The clanking reached a crescendo, and I dared to allow my eyes to move to the side, just barely, to witness two shadows milling past. Watchmen on their rounds. They did not approach with any urgency, and in fact their body language spoke of boredom as they milled past us, clanking.
We both sagged into each other and exhaled as they receded further down the hall, away from us. It would likely be several minutes until they passed again.
Theon’s lips grazed my forehead, and then he pulled away enough to peer down at me. I looked up at him, and he said, “Did you…” His thick brows knit over his eyes, and he hesitated for a moment, and then forged ahead. “Did you make some sort of barter with the harpy, Parnassia?”
My mouth fell open in a mixture of emotions: heartbreak, remorse, surprise, despair, and even, in part, a little piece of me searched for a decent lie to tell him. I couldn’t bear to tell him the truth. I hadn’t just made any old deal with Parnassia. And if he had met Parnassia—if he somehow knew that I had made a deal with her—
“Theon,” I said. It was all I could say. I think my eyes said the rest.
He pursed his lips and broke eye contact.
“Look at me,” I whispered.
“I can’t,” he replied, and a schism tore down the center of my heart.

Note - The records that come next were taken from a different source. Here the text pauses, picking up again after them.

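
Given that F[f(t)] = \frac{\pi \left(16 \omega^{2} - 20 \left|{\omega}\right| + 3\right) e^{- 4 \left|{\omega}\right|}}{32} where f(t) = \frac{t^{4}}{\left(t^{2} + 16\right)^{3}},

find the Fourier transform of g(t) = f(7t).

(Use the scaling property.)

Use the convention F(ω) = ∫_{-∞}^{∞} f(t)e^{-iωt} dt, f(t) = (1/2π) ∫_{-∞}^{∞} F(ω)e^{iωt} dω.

F[g](ω) = \frac{\pi \left(16 \omega^{2} - 140 \left|{\omega}\right| + 147\right) e^{- \frac{4 \left|{\omega}\right|}{7}}}{10976}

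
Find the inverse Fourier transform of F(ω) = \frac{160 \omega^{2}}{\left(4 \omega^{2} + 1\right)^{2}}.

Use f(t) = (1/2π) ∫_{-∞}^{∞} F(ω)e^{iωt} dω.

f(t) = 5 \left(1 - \frac{\left|{t}\right|}{2}\right) e^{- \frac{\left|{t}\right|}{2}}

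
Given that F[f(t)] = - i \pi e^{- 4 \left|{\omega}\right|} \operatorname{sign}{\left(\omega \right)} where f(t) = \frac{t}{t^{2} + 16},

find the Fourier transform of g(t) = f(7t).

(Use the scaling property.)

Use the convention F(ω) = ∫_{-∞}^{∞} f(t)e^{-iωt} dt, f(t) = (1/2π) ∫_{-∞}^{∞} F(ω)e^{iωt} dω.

F[g](ω) = - \frac{i \pi e^{- \frac{4 \left|{\omega}\right|}{7}} \operatorname{sign}{\left(\omega \right)}}{7}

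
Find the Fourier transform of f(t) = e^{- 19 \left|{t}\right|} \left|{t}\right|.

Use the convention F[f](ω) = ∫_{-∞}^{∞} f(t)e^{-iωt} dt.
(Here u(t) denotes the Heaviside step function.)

F(ω) = \frac{2 \left(361 - \omega^{2}\right)}{\left(\omega^{2} + 361\right)^{2}}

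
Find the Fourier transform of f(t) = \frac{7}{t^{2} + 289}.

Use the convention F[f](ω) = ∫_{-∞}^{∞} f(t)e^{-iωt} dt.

F(ω) = \frac{7 \pi e^{- 17 \left|{\omega}\right|}}{17}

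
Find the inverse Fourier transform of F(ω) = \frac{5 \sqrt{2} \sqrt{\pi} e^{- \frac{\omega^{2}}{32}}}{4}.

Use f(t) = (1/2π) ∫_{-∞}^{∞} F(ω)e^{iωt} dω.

f(t) = 5 e^{- 8 t^{2}}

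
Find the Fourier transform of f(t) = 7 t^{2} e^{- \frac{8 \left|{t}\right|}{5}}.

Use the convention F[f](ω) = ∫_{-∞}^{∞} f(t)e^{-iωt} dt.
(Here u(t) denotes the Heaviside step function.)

F(ω) = \frac{28000 \left(64 - 75 \omega^{2}\right)}{\left(25 \omega^{2} + 64\right)^{3}}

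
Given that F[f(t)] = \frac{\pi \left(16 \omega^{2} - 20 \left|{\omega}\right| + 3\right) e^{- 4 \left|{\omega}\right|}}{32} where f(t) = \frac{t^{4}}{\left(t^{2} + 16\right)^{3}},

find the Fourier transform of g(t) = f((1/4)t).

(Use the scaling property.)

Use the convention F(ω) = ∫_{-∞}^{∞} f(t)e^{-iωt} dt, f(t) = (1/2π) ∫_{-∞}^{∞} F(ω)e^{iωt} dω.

F[g](ω) = \frac{\pi \left(256 \omega^{2} - 80 \left|{\omega}\right| + 3\right) e^{- 16 \left|{\omega}\right|}}{8}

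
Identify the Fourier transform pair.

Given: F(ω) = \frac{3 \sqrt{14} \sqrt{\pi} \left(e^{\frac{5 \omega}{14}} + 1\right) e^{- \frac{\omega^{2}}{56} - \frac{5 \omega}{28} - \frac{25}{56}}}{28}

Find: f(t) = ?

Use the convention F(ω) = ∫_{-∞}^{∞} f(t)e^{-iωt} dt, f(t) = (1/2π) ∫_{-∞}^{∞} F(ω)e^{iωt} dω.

f(t) = 3 e^{- 14 t^{2}} \cos{\left(5 t \right)}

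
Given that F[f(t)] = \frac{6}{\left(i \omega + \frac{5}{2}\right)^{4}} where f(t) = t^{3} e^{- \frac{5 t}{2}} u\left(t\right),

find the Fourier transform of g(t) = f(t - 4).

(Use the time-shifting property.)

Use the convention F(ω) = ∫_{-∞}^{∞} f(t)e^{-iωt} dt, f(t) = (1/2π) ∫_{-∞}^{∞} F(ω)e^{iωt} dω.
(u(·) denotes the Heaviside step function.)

F[g](ω) = \frac{96 e^{- 4 i \omega}}{\left(2 i \omega + 5\right)^{4}}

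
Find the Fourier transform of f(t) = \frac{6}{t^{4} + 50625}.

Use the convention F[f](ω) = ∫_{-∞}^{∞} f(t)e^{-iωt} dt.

F(ω) = \frac{2 \pi e^{- \frac{15 \sqrt{2} \left|{\omega}\right|}{2}} \sin{\left(\frac{15 \sqrt{2} \left|{\omega}\right|}{2} + \frac{\pi}{4} \right)}}{1125}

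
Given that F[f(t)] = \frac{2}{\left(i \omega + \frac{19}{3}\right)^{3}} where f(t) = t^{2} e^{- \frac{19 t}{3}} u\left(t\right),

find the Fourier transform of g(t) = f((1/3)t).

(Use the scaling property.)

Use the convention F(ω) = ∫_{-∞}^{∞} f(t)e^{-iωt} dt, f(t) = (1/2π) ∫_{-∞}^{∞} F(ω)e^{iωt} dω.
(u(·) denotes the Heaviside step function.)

F[g](ω) = \frac{162}{\left(9 i \omega + 19\right)^{3}}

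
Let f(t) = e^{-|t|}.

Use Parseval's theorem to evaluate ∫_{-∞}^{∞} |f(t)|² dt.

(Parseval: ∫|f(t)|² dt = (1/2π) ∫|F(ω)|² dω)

∫|f(t)|² dt = 1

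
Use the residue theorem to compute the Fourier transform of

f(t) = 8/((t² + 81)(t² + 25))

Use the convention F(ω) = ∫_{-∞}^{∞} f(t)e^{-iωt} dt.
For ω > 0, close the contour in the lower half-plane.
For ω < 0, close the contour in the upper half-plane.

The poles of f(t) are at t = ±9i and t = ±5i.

Let g(z) = f(z)e^{-iωz}; for large |z| the factor e^{-iωz} decays in the lower half-plane when ω > 0 and in the upper half-plane when ω < 0.

Case ω > 0 (lower half-plane, clockwise contour ⇒ F(ω) = -2πi·ΣRes):
  Res_{z = - 9 i} g(z) = - \frac{i e^{- 9 \omega}}{126}
  Res_{z = - 5 i} g(z) = \frac{i e^{- 5 \omega}}{70}
  F(ω) = -2πi·ΣRes = \frac{\pi \left(9 e^{4 \omega} - 5\right) e^{- 9 \omega}}{315}

Case ω < 0 (upper half-plane, counterclockwise contour ⇒ F(ω) = +2πi·ΣRes):
  Res_{z = 9 i} g(z) = \frac{i e^{9 \omega}}{126}
  Res_{z = 5 i} g(z) = - \frac{i e^{5 \omega}}{70}
  F(ω) = 2πi·ΣRes = \frac{\pi \left(9 - 5 e^{4 \omega}\right) e^{5 \omega}}{315}

Both cases combine into a single formula in |ω|:

F(ω) = \frac{\pi \left(9 e^{4 \left|{\omega}\right|} - 5\right) e^{- 9 \left|{\omega}\right|}}{315}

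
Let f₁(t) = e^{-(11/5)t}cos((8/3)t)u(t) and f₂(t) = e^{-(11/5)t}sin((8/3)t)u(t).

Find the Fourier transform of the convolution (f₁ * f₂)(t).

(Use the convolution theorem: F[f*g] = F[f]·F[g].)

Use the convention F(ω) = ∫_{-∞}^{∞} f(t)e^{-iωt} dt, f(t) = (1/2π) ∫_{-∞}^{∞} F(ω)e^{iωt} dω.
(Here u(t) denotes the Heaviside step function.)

F[f₁*f₂](ω) = \frac{27000 \left(5 i \omega + 11\right)}{\left(9 \left(5 i \omega + 11\right)^{2} + 1600\right)^{2}}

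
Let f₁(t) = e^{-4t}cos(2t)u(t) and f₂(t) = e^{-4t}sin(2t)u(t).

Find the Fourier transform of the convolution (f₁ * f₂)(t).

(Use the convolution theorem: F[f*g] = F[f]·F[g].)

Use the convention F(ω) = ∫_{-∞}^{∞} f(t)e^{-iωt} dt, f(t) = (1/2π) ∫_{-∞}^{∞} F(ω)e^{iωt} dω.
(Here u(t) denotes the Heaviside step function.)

F[f₁*f₂](ω) = \frac{2 \left(i \omega + 4\right)}{\left(\left(i \omega + 4\right)^{2} + 4\right)^{2}}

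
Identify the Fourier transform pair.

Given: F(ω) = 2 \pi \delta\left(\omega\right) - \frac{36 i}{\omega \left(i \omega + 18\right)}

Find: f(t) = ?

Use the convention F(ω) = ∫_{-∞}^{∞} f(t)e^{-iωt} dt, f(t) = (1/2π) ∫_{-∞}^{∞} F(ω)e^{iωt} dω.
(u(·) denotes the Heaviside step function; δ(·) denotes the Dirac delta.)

f(t) = 2 \left(1 - e^{- 18 t}\right) u\left(t\right)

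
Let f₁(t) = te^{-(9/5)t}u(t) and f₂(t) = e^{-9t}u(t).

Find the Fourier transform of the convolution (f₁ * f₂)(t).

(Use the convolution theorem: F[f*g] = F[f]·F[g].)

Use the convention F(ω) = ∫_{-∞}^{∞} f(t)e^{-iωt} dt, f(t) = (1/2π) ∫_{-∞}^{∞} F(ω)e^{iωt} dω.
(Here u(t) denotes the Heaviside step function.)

F[f₁*f₂](ω) = \frac{25}{\left(i \omega + 9\right) \left(5 i \omega + 9\right)^{2}}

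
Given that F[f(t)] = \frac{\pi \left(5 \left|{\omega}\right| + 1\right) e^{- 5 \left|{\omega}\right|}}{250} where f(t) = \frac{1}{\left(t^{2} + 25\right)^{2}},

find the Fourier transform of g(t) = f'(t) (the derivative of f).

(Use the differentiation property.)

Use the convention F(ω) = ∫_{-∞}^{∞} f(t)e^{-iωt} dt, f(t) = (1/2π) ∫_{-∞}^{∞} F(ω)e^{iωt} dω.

F[g](ω) = \frac{i \pi \omega \left(5 \left|{\omega}\right| + 1\right) e^{- 5 \left|{\omega}\right|}}{250}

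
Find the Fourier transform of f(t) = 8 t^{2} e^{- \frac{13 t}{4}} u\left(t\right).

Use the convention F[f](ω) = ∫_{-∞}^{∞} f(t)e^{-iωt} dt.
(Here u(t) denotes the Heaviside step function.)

F(ω) = \frac{1024}{\left(4 i \omega + 13\right)^{3}}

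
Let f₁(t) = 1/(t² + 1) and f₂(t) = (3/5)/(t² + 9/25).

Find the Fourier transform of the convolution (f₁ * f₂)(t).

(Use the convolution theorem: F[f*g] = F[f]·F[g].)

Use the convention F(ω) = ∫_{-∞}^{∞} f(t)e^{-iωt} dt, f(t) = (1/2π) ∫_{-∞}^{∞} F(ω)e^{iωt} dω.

F[f₁*f₂](ω) = \pi^{2} e^{- \frac{8 \left|{\omega}\right|}{5}}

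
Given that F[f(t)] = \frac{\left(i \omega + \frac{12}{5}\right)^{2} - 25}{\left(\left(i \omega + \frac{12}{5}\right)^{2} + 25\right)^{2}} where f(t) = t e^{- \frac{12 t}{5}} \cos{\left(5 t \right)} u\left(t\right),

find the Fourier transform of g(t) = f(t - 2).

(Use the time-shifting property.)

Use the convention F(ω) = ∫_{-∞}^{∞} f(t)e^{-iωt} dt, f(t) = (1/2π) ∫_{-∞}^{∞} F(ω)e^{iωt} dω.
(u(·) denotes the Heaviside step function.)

F[g](ω) = \frac{25 \left(\left(5 i \omega + 12\right)^{2} - 625\right) e^{- 2 i \omega}}{\left(\left(5 i \omega + 12\right)^{2} + 625\right)^{2}}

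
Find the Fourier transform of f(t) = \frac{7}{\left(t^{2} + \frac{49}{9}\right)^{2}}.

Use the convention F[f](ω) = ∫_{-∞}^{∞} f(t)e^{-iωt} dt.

F(ω) = \frac{9 \pi \left(7 \left|{\omega}\right| + 3\right) e^{- \frac{7 \left|{\omega}\right|}{3}}}{98}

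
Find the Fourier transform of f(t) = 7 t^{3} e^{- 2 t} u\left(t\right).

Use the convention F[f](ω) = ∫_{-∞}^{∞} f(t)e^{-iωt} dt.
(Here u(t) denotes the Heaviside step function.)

F(ω) = \frac{42}{\left(i \omega + 2\right)^{4}}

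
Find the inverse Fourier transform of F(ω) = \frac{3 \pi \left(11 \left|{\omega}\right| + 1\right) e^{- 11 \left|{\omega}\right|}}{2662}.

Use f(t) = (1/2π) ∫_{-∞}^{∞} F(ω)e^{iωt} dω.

f(t) = \frac{3}{\left(t^{2} + 121\right)^{2}}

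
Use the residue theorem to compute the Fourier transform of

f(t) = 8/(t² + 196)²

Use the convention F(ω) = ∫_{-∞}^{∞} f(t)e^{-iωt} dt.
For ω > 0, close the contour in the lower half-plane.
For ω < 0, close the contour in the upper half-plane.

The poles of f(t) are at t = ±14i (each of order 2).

Let g(z) = f(z)e^{-iωz}; for large |z| the factor e^{-iωz} decays in the lower half-plane when ω > 0 and in the upper half-plane when ω < 0.

Case ω > 0 (lower half-plane, clockwise contour ⇒ F(ω) = -2πi·ΣRes):
  Res_{z = - 14 i} g(z) = \frac{i \left(14 \omega + 1\right) e^{- 14 \omega}}{1372} (pole of order 2)
  F(ω) = -2πi·ΣRes = \frac{\pi \left(14 \omega + 1\right) e^{- 14 \omega}}{686}

Case ω < 0 (upper half-plane, counterclockwise contour ⇒ F(ω) = +2πi·ΣRes):
  Res_{z = 14 i} g(z) = \frac{i \left(14 \omega - 1\right) e^{14 \omega}}{1372} (pole of order 2)
  F(ω) = 2πi·ΣRes = \frac{\pi \left(1 - 14 \omega\right) e^{14 \omega}}{686}

Both cases combine into a single formula in |ω|:

F(ω) = \frac{\pi \left(14 \left|{\omega}\right| + 1\right) e^{- 14 \left|{\omega}\right|}}{686}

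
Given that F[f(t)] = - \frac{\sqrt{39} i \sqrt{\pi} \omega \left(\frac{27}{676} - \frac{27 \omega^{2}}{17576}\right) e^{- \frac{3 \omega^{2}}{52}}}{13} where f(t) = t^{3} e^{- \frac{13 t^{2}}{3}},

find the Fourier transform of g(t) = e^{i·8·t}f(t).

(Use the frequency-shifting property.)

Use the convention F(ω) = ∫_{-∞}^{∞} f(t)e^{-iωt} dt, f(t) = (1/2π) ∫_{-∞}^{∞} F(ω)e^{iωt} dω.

F[g](ω) = \frac{27 \sqrt{39} i \sqrt{\pi} \left(\omega - 8\right) \left(\left(\omega - 8\right)^{2} - 26\right) e^{- \frac{3 \left(\omega - 8\right)^{2}}{52}}}{228488}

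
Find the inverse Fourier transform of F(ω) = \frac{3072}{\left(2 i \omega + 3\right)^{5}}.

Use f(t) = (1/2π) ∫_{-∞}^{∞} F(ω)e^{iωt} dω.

f(t) = 4 t^{4} e^{- \frac{3 t}{2}} u\left(t\right)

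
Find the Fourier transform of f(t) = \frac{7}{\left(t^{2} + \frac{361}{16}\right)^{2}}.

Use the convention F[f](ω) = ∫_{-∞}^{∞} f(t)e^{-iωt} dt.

F(ω) = \frac{56 \pi \left(19 \left|{\omega}\right| + 4\right) e^{- \frac{19 \left|{\omega}\right|}{4}}}{6859}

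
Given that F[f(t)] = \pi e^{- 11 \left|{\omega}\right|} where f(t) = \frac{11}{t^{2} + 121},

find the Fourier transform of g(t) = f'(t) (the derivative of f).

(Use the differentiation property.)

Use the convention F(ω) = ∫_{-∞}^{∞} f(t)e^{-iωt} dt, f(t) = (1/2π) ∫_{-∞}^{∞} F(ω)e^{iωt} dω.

F[g](ω) = i \pi \omega e^{- 11 \left|{\omega}\right|}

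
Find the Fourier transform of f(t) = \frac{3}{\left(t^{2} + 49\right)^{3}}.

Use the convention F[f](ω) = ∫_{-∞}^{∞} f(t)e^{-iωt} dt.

F(ω) = \frac{3 \pi \left(49 \omega^{2} + 21 \left|{\omega}\right| + 3\right) e^{- 7 \left|{\omega}\right|}}{134456}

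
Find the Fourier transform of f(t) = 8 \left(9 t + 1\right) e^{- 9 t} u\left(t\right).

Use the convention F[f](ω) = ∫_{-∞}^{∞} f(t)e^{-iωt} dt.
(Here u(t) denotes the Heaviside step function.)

F(ω) = \frac{8 \left(- i \omega - 18\right)}{\omega^{2} - 18 i \omega - 81}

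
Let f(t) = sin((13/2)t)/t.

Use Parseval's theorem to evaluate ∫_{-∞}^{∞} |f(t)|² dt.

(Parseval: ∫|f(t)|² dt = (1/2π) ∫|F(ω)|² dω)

∫|f(t)|² dt = \frac{13 \pi}{2}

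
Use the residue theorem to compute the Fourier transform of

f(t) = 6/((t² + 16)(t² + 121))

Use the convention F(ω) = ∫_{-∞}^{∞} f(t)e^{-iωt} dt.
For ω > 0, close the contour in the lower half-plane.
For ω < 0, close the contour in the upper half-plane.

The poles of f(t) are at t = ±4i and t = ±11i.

Let g(z) = f(z)e^{-iωz}; for large |z| the factor e^{-iωz} decays in the lower half-plane when ω > 0 and in the upper half-plane when ω < 0.

Case ω > 0 (lower half-plane, clockwise contour ⇒ F(ω) = -2πi·ΣRes):
  Res_{z = - 4 i} g(z) = \frac{i e^{- 4 \omega}}{140}
  Res_{z = - 11 i} g(z) = - \frac{i e^{- 11 \omega}}{385}
  F(ω) = -2πi·ΣRes = \frac{\pi \left(11 e^{7 \omega} - 4\right) e^{- 11 \omega}}{770}

Case ω < 0 (upper half-plane, counterclockwise contour ⇒ F(ω) = +2πi·ΣRes):
  Res_{z = 4 i} g(z) = - \frac{i e^{4 \omega}}{140}
  Res_{z = 11 i} g(z) = \frac{i e^{11 \omega}}{385}
  F(ω) = 2πi·ΣRes = \frac{\pi \left(11 - 4 e^{7 \omega}\right) e^{4 \omega}}{770}

Both cases combine into a single formula in |ω|:

F(ω) = \frac{\pi \left(11 e^{7 \left|{\omega}\right|} - 4\right) e^{- 11 \left|{\omega}\right|}}{770}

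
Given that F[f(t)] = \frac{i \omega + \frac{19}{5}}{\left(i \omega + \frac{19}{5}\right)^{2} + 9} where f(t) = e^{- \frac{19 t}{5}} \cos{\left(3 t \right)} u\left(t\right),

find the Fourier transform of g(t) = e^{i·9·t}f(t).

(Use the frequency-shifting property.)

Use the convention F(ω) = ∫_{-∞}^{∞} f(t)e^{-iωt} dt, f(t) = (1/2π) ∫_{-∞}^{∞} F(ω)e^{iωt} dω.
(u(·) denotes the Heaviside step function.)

F[g](ω) = \frac{5 \left(5 i \left(\omega - 9\right) + 19\right)}{\left(5 i \left(\omega - 9\right) + 19\right)^{2} + 225}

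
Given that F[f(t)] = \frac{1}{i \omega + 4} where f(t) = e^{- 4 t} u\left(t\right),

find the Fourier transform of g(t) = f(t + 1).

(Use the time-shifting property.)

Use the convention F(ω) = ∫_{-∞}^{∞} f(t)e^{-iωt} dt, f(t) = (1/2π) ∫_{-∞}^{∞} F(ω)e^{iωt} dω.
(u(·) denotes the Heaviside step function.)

F[g](ω) = \frac{e^{i \omega}}{i \omega + 4}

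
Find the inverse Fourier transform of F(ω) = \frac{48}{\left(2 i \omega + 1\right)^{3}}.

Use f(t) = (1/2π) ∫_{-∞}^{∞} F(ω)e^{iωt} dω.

f(t) = 3 t^{2} e^{- \frac{t}{2}} u\left(t\right)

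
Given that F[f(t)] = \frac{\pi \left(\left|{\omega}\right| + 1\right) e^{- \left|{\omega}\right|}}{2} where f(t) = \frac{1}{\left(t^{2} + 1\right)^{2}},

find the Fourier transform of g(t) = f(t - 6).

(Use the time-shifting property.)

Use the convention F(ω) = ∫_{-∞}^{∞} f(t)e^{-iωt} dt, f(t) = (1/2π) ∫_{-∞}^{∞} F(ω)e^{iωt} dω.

F[g](ω) = \frac{\pi \left(\left|{\omega}\right| + 1\right) e^{- 6 i \omega - \left|{\omega}\right|}}{2}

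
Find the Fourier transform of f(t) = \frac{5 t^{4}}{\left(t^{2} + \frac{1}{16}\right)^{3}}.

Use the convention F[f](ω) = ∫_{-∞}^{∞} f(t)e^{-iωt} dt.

F(ω) = \frac{5 \pi \left(\omega^{2} - 20 \left|{\omega}\right| + 48\right) e^{- \frac{\left|{\omega}\right|}{4}}}{32}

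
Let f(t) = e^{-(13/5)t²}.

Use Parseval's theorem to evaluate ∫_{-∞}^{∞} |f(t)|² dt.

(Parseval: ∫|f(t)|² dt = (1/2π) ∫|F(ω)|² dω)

∫|f(t)|² dt = \frac{\sqrt{130} \sqrt{\pi}}{26}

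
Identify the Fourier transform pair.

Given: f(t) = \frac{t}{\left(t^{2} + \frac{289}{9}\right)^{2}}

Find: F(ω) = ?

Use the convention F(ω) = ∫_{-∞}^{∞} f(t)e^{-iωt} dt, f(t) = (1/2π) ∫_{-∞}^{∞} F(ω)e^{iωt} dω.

F(ω) = - \frac{3 i \pi \omega e^{- \frac{17 \left|{\omega}\right|}{3}}}{34}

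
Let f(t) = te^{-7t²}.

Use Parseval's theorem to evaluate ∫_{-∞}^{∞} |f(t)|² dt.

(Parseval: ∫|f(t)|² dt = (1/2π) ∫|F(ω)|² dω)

∫|f(t)|² dt = \frac{\sqrt{14} \sqrt{\pi}}{392}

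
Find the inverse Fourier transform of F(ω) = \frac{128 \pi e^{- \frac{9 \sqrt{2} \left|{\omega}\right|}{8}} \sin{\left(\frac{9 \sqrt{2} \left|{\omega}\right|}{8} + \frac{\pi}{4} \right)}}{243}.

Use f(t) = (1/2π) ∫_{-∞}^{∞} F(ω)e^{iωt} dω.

f(t) = \frac{6}{t^{4} + \frac{6561}{256}}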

“You don’t understand…” But then tears crusted over my eyes, because the truth was even worse than what he might have assumed. “What did she tell you?”
“She didn’t tell me anything.” But the disappointment, the dark caramel of his eyes, said otherwise. He knew something. “But she implied that you… that you might have… bartered our children with her.”
“Listen to me,” I said, placing my thumb against his lower lip as if that tiny gesture could hold this moment still, could crystallize us before I had the chance to ruin everything. And just when we were finally back together, standing at the precipice of all we’d ever wanted. “It’s not the whole story, Theon. I didn’t talk to Parnassia first. First, I talked to Pythia.”
“Pythia?” Theon hissed. “Why—what—”
“You left me in Beggar’s Hole after you promised that you wouldn’t,” I reminded him in a low, steely voice. “I had to talk to someone who would understand. Do you know what it’s like for me in my world right now? No one believed me. Michelle was still missing. Everyone thought that I was crazy. And being abandoned by my husband so that he could return to war without me didn’t exactly make me sane.”